ASP.NET provides a Cache class within the Application scope to let you cache frequently used application data and reduce expensive trips to the database. However, ASP.NET Cache is an in-process and stand-alone cache and therefore has many limitations and problems.

ASP.NET Cache Deployment Limitations:
Since ASP.NET Cache is always in-process, it creates many limitations and problems. None of these problems occur if you use NCache in your ASP.NET application. Here is a list of problems and limitations.
  • Data Integrity Problem in Web : A web garden is configured on a web server by specifying multiple worker processes for an application pool. However, in this situation, ASP.NET creates multiple isolated instances of the Cache class, one for each worker process. And, the Cache in each worker process is not synchronized with other worker processes thereby creating data integrity problem.
  • Data Loss with Worker Process Recycling: ASP.NET always runs in worker processes and these worker processes recycle by default. Once a process recycles, the entire Cache is lost because it was within this process. This can lead to serious problems if you don't have a backup storage of the cached data. At the minimum, it is a performance issue because you now have to reload the entire cache.
  • Cache Size Limitation: An in-process Cache is limited by how much a single process can store. Most ASP.NET applications these days run on 32-bit platforms and therefore there is a 2GB or 3GB memory size limit which has to be shared between the Cache and your ASP.NET application. Although on a 64-bit platform this limit goes away, process recycling becomes an even more serious performance issue since the cache is now much larger and has to be reloaded at runtime.
  • Single Point of Failure: The entire Cache is stored on a single server and therefore is lost if this server goes down for any reason.
  • Data Integrity Problem in Web Farms: A web farm consists of multiple web servers connected together through a load balancer. The load balancer routes user requests to all web servers thereby distributing the load evenly. In a web farm configuration, each web server creates its own isolated copies of ASP.NET Cache that is not synchronized with other web servers. This creates data integrity problems.
  • Scalability Problem in Web Farms: The ideal way to distribute load evenly in a web farm is for the load balancer to send each request to the most appropriate web server based on the load on all web servers. However, since ASP.NET Cache is stand-alone and in-process, the load balancer has to send the request to the same web server where the user was originally serviced. This severely limits scalability because you end up with situations where some of the servers are extremely overloaded and slow while others are free and adding more servers doesn't increase the total processing throughput.

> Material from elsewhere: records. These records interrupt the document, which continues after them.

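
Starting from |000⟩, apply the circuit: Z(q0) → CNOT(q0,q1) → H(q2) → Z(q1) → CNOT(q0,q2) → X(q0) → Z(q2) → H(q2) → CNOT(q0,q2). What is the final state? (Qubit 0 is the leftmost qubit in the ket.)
|100⟩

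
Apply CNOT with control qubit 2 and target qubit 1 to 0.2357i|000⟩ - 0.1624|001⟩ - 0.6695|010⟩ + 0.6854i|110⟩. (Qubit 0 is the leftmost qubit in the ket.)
0.2357i|000⟩ - 0.6695|010⟩ - 0.1624|011⟩ + 0.6854i|110⟩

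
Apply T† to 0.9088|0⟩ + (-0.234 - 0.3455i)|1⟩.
0.9088|0⟩ + (-0.4098 - 0.07884i)|1⟩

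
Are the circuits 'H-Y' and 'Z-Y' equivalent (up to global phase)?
No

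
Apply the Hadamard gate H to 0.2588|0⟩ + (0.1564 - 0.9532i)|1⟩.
(0.2936 - 0.674i)|0⟩ + (0.07241 + 0.674i)|1⟩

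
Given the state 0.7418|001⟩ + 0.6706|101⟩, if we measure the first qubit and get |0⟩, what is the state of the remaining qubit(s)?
|01⟩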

ASP.NET Cache SqlCacheDependency Limitations:
ASP.NET allows you to use the SqlCacheDependency class to create a cache item dependency on a table or row in a database. When a change occurs in that table or specific row, the item in the cache that has this dependency is invalidated and removed from the cache. With SQL Server 2000, you can only create a table level dependency but SQL Server 2005 allows you to also create a row level dependency.

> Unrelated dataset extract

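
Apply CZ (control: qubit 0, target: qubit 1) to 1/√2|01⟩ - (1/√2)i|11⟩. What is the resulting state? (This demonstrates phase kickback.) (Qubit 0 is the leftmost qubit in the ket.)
1/√2|01⟩ + (1/√2)i|11⟩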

Although, SqlCacheDependency tries to address the severe scalability limitations in ASP.NET Cache mentioned above, it is unable to completely resolve these problems. Here are the problems associated with SqlCacheDependency:
  • Performance Issue: The whole idea behind the cache is to reduce expensive database trips. However, SqlCacheDependency is stored in the database and therefore causes major performance degradation. Every time your ASP.NET application adds, updates, or removes anything from the cache, the same information is updated once in the application database and secondly in the SqlCacheDependency database. It is then propagated from the databases to all the other Cache instances, whether in a web garden or in a web farm configuration. This makes cache updates extremely slow.

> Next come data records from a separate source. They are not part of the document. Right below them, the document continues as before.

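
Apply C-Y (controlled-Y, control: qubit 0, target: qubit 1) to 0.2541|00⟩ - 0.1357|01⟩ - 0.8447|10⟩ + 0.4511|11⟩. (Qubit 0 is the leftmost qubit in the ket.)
0.2541|00⟩ - 0.1357|01⟩ - 0.4511i|10⟩ - 0.8447i|11⟩

C-Y leaves the control-|0⟩ kets |00⟩, |01⟩ unchanged and applies Y to qubit 1 on the control-|1⟩ pair (|10⟩, |11⟩).
Y = [[0, -i], [i, 0]].
With a = amp(|10⟩) = -0.8447 and b = amp(|11⟩) = 0.4511:
new amp(|10⟩) = (-i)·b = -0.4511i
new amp(|11⟩) = (i)·a = -0.8447i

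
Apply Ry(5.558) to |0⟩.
-0.935|0⟩ + 0.3547|1⟩

Ry(5.558) = [[cos(θ/2), −sin(θ/2)], [sin(θ/2), cos(θ/2)]]; θ = 5.558, cos(θ/2) ≈ -0.93498, sin(θ/2) ≈ 0.3547.
With a = amp(|0⟩) = 1 and b = amp(|1⟩) = 0:
new amp(|0⟩) = (-0.93498)·a + (-0.3547)·b = -0.935
new amp(|1⟩) = (0.3547)·a + (-0.93498)·b = 0.3547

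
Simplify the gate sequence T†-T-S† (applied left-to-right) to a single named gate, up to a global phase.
S†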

  • Scalability Issue: Database server is not able to scale out as your server farm grows. You may be able to build an active-active cluster of your database but even this cannot grow beyond 2-3 database servers without giving major performance degradation. In addition, this type of a configuration is extremely expensive. Hence, as your server farm grows, if you're using SqlCacheDependency, you'll see a major drop in performance.